Any daydreams that I ever had about being a Jedi were pretty much put to rest by this book — I'm no longer interested, at least in terms of the "prime" Jedi of the prequel era. (For what it's worth, they aren't calling.) We get incredible descriptions of the Temple and the variety of things that are offered there, and yeah, lightsabers and force powers are amazing. Still, a life of nothing but blindly following the rules? Keeping everything in all the time, no matter how much it wants to be set bursting forth? Following ancient laws that in no way fit the moment right in front of you? No sir. It's no wonder that Anakin chafed under the leash. I would have too, and I didn't meet Natalie Portman in a junk shop when I was nine.
There is what we think a Jedi life is, and then there's what it actually entails. There's the ideal, the legend... and then there's reality. This is a theme that runs through many storylines in the book, continually telling you that you can have all the high-minded ideals you want — you're still going to have to deal with the world as it is. Qui-Gon Jinn is a Jedi who lives in the moment, and that's probably why he's always been one of my favorites. This book really cements why that is in a most wonderful way.

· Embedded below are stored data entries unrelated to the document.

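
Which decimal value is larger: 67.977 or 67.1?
67.977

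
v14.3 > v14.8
False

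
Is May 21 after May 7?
Yes. Day 21 comes after day 7 in May — this is a date comparison, not a decimal one (the decimal 5.21 would be smaller than 5.7).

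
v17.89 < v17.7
False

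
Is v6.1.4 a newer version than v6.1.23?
No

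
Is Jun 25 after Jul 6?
No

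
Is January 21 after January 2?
Yes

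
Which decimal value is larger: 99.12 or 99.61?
99.61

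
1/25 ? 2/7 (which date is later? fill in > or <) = <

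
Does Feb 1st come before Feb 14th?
Yes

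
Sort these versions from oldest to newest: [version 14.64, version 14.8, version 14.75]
[version 14.8, version 14.64, version 14.75]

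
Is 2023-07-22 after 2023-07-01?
Yes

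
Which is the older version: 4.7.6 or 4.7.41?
4.7.6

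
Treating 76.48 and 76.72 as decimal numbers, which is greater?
76.72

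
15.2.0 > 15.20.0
False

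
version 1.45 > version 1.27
True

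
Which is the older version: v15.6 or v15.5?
v15.5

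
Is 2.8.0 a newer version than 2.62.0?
No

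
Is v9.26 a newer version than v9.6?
Yes. Version numbers are compared segment by segment as integers, not as decimals: minor version 26 > 6, so v9.26 > v9.6 (even though the decimal 9.26 < 9.6).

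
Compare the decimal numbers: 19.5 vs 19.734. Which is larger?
19.734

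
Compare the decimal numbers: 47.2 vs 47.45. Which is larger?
47.45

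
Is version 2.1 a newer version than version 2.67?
No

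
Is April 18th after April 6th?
Yes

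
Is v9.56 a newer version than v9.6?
Yes. Version numbers are compared segment by segment as integers, not as decimals: minor version 56 > 6, so v9.56 > v9.6 (even though the decimal 9.56 < 9.6).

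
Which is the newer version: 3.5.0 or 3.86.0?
3.86.0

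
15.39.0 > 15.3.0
True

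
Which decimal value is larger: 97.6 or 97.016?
97.6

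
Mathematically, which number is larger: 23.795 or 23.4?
23.795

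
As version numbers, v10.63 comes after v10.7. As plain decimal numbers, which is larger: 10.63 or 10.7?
10.7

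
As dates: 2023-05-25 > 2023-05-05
True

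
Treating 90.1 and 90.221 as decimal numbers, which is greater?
90.221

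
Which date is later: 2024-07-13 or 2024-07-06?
2024-07-13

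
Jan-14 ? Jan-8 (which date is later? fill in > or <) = >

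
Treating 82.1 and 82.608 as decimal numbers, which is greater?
82.608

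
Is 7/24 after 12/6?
No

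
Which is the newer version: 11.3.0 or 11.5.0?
11.5.0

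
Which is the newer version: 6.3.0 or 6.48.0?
6.48.0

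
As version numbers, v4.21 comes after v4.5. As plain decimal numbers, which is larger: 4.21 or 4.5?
4.5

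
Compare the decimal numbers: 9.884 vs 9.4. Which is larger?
9.884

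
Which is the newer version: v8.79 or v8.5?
v8.79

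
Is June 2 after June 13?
No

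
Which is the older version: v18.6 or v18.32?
v18.6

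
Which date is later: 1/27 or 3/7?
3/7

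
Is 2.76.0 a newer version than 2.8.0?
Yes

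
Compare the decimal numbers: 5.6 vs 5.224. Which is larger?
5.6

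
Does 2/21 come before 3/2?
Yes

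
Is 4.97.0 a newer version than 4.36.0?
Yes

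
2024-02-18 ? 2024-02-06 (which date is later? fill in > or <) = >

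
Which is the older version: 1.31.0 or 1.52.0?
1.31.0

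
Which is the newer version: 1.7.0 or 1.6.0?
1.7.0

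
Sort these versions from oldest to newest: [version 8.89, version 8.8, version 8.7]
[version 8.7, version 8.8, version 8.89]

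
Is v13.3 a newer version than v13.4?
No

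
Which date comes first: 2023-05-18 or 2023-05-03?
2023-05-03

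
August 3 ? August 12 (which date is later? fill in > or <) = <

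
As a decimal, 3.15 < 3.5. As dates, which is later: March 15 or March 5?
March 15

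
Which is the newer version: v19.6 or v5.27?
v19.6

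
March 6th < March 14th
True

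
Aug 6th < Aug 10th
True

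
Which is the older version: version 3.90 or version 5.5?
version 3.90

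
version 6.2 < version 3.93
False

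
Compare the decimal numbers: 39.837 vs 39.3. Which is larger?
39.837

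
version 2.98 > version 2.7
True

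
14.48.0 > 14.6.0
True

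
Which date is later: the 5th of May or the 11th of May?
the 11th of May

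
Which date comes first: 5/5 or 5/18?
5/5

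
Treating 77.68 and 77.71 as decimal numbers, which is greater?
77.71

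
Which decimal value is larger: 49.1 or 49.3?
49.3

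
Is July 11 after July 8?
Yes. Day 11 comes after day 8 in July — this is a date comparison, not a decimal one (the decimal 7.11 would be smaller than 7.8).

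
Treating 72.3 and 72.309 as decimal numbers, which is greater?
72.309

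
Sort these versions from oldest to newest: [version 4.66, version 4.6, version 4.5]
[version 4.5, version 4.6, version 4.66]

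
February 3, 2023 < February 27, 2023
True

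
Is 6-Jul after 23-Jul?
No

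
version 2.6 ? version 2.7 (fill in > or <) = <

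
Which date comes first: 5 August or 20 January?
20 January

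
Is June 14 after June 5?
Yes. Day 14 comes after day 5 in June — this is a date comparison, not a decimal one (the decimal 6.14 would be smaller than 6.5).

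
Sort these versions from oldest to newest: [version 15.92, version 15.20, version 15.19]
[version 15.19, version 15.20, version 15.92]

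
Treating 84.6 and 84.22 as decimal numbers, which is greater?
84.6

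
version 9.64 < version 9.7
False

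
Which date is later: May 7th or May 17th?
May 17th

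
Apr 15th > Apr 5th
True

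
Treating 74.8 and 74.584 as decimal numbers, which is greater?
74.8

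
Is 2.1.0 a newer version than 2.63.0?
No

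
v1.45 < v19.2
True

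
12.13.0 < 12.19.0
True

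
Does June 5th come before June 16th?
Yes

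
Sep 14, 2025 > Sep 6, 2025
True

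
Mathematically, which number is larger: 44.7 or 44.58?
44.7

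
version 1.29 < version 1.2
False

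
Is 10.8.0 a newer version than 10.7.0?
Yes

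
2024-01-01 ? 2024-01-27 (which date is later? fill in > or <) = <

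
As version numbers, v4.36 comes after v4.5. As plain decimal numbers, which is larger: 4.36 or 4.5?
4.5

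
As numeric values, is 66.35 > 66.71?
False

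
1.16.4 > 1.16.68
False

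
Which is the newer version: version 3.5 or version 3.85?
version 3.85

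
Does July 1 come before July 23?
Yes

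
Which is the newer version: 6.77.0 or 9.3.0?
9.3.0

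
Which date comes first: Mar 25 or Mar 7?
Mar 7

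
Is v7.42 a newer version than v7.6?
Yes. Version numbers are compared segment by segment as integers, not as decimals: minor version 42 > 6, so v7.42 > v7.6 (even though the decimal 7.42 < 7.6).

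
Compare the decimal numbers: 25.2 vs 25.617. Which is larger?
25.617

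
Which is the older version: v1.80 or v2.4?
v1.80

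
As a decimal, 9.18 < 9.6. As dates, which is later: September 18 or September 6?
September 18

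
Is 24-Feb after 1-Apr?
No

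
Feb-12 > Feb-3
True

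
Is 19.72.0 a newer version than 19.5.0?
Yes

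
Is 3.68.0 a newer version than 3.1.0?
Yes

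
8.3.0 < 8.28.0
True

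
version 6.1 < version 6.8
True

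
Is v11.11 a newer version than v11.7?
Yes. Version numbers are compared segment by segment as integers, not as decimals: minor version 11 > 7, so v11.11 > v11.7 (even though the decimal 11.11 < 11.7).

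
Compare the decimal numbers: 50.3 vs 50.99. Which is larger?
50.99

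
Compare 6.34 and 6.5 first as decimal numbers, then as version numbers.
As decimals: 6.34 < 6.5. As versions: v6.34 > v6.5 (minor version 34 > 5).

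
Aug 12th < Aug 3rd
False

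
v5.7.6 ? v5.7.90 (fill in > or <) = <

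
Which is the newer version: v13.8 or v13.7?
v13.8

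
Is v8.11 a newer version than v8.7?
Yes. Version numbers are compared segment by segment as integers, not as decimals: minor version 11 > 7, so v8.11 > v8.7 (even though the decimal 8.11 < 8.7).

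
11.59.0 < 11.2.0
False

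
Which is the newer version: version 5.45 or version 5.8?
version 5.45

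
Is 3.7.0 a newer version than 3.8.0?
No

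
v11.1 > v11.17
False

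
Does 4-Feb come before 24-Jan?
No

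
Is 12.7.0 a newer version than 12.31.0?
No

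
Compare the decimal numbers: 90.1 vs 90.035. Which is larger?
90.1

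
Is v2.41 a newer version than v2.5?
Yes. Version numbers are compared segment by segment as integers, not as decimals: minor version 41 > 5, so v2.41 > v2.5 (even though the decimal 2.41 < 2.5).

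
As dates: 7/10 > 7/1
True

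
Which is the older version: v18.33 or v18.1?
v18.1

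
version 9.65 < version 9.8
False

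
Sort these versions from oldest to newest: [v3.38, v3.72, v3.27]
[v3.27, v3.38, v3.72]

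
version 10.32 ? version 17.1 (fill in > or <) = <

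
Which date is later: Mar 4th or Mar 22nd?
Mar 22nd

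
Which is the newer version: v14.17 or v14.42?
v14.42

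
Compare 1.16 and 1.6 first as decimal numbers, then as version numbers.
As decimals: 1.16 < 1.6. As versions: v1.16 > v1.6 (minor version 16 > 6).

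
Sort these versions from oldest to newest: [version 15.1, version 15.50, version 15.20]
[version 15.1, version 15.20, version 15.50]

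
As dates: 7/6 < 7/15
True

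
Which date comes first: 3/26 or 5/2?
3/26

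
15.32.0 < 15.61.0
True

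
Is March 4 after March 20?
No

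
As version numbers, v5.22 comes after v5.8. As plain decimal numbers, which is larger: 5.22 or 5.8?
5.8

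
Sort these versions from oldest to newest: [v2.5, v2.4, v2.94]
[v2.4, v2.5, v2.94]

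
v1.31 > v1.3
True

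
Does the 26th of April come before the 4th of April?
No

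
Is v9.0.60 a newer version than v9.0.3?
Yes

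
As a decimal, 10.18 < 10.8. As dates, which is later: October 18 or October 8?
October 18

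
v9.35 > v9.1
True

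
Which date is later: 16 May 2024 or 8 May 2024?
16 May 2024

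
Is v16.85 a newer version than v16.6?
Yes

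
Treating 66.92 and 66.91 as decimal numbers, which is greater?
66.92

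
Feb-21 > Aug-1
False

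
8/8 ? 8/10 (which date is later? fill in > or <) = <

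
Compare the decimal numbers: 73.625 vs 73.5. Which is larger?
73.625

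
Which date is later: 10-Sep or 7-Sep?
10-Sep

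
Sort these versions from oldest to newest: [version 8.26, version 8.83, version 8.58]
[version 8.26, version 8.58, version 8.83]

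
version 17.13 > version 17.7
True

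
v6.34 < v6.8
False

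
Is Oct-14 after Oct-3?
Yes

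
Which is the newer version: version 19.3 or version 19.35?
version 19.35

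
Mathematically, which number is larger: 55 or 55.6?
55.6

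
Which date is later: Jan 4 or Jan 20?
Jan 20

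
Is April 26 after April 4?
Yes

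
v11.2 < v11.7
True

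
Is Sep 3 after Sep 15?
No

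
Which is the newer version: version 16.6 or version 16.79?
version 16.79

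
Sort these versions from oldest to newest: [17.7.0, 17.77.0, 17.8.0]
[17.7.0, 17.8.0, 17.77.0]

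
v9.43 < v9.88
True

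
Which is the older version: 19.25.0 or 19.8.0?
19.8.0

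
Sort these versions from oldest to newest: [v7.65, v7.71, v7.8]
[v7.8, v7.65, v7.71]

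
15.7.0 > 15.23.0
False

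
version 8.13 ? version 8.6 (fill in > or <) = >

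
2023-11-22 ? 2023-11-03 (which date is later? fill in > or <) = >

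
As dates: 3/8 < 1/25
False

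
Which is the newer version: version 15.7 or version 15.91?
version 15.91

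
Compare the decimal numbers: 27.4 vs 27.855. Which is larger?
27.855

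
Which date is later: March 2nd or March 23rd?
March 23rd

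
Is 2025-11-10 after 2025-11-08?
Yes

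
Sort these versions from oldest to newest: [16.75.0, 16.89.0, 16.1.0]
[16.1.0, 16.75.0, 16.89.0]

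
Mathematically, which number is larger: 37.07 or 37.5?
37.5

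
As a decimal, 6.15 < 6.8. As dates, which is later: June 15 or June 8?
June 15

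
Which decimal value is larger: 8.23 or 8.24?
8.24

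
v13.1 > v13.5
False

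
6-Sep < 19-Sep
True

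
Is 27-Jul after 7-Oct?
No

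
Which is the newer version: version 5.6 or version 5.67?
version 5.67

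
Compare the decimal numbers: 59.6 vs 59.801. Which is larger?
59.801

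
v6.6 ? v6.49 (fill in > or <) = <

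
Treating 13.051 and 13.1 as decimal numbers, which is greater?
13.1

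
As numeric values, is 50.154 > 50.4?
False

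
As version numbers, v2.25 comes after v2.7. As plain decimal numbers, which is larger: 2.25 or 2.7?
2.7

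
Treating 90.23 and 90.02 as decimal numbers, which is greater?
90.23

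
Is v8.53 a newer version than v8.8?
Yes. Version numbers are compared segment by segment as integers, not as decimals: minor version 53 > 8, so v8.53 > v8.8 (even though the decimal 8.53 < 8.8).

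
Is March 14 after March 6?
Yes. Day 14 comes after day 6 in March — this is a date comparison, not a decimal one (the decimal 3.14 would be smaller than 3.6).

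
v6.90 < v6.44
False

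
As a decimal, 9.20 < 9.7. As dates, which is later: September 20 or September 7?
September 20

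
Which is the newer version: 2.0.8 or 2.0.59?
2.0.59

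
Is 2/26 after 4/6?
No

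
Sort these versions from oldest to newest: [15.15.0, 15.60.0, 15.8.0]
[15.8.0, 15.15.0, 15.60.0]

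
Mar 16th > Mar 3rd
True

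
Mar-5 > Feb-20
True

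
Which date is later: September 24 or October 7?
October 7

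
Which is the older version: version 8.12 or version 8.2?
version 8.2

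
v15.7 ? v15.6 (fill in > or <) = >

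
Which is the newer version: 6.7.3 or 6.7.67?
6.7.67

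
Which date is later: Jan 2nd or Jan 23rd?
Jan 23rd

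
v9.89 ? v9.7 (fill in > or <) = >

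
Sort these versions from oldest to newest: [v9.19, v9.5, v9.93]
[v9.5, v9.19, v9.93]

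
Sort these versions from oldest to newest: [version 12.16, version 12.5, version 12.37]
[version 12.5, version 12.16, version 12.37]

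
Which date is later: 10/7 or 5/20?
10/7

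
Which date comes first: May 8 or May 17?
May 8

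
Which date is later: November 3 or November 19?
November 19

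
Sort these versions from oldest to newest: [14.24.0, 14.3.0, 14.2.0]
[14.2.0, 14.3.0, 14.24.0]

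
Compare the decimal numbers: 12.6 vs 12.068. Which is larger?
12.6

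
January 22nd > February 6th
False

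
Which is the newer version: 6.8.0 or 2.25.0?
6.8.0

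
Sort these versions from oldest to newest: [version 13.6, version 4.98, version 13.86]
[version 4.98, version 13.6, version 13.86]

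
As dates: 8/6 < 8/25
True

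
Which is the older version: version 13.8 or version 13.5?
version 13.5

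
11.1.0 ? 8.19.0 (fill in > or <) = >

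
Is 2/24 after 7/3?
No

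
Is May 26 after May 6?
Yes. Day 26 comes after day 6 in May — this is a date comparison, not a decimal one (the decimal 5.26 would be smaller than 5.6).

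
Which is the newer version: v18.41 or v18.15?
v18.41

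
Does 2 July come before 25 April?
No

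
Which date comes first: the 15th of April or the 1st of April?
the 1st of April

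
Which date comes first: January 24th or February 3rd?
January 24th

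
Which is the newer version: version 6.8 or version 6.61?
version 6.61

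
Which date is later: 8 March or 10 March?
10 March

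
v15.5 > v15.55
False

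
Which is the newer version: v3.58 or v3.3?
v3.58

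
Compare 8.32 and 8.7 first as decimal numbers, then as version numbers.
As decimals: 8.32 < 8.7. As versions: v8.32 > v8.7 (minor version 32 > 7).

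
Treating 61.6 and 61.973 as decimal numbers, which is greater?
61.973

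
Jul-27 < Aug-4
True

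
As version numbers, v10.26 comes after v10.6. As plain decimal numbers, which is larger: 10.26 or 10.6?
10.6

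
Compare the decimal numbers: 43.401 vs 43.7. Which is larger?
43.7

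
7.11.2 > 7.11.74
False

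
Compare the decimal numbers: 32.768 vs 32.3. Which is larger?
32.768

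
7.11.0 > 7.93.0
False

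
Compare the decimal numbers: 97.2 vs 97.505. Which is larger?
97.505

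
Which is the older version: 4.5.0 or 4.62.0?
4.5.0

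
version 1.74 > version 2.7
False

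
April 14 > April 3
True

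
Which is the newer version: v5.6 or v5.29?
v5.29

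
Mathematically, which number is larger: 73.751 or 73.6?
73.751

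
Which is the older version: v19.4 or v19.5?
v19.4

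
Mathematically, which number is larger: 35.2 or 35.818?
35.818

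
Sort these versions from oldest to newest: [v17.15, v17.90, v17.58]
[v17.15, v17.58, v17.90]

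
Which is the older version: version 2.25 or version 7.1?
version 2.25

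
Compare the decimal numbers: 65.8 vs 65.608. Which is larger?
65.8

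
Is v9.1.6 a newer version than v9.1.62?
No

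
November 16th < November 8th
False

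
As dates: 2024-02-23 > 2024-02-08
True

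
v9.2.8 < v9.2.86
True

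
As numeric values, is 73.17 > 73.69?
False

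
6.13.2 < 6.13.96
True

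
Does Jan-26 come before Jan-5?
No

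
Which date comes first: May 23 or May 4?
May 4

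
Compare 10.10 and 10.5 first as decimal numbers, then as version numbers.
As decimals: 10.10 < 10.5. As versions: v10.10 > v10.5 (minor version 10 > 5).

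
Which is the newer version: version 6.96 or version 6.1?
version 6.96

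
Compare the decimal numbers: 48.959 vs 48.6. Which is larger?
48.959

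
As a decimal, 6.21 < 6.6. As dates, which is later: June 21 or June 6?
June 21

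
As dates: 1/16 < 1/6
False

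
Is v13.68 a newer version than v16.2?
No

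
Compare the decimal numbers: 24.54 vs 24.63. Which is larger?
24.63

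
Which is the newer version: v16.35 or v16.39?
v16.39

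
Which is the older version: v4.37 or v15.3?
v4.37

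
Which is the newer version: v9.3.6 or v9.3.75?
v9.3.75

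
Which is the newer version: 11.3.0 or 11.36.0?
11.36.0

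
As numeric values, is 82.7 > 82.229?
True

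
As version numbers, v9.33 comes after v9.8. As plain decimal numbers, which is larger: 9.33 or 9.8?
9.8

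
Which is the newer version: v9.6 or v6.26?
v9.6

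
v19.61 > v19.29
True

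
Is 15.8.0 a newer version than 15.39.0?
No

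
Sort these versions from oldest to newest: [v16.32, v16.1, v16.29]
[v16.1, v16.29, v16.32]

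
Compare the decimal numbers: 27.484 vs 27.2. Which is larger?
27.484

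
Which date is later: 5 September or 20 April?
5 September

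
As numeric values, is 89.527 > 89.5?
True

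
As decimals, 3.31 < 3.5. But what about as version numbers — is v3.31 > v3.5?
True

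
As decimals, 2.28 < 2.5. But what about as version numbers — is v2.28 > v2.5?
True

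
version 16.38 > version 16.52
False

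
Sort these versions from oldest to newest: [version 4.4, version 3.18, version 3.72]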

Master Jinn may not care for the rules when the book begins, but by the end, he's ready to sacrifice all of them if he thinks it necessary. He has become the wandering wizard with a penchant for finding a use for every "pathetic lifeform" that stumbles across his path, and as he says to Obi-Wan in The Phantom Menace, he will do what he must.
If you want to truly get inside the mind of a Jedi (both code-abiding and not), then few Star Wars stories do it better than this one. I don't think that I could ever live a life with such rigorous and outdated rules as the Jedi have in this book, and this is all in so-called peacetime. This was the book that made me finally say, like Ahsoka Tano before me, "I am no Jedi."
Star Wars: Master & Apprentice is on shelves today.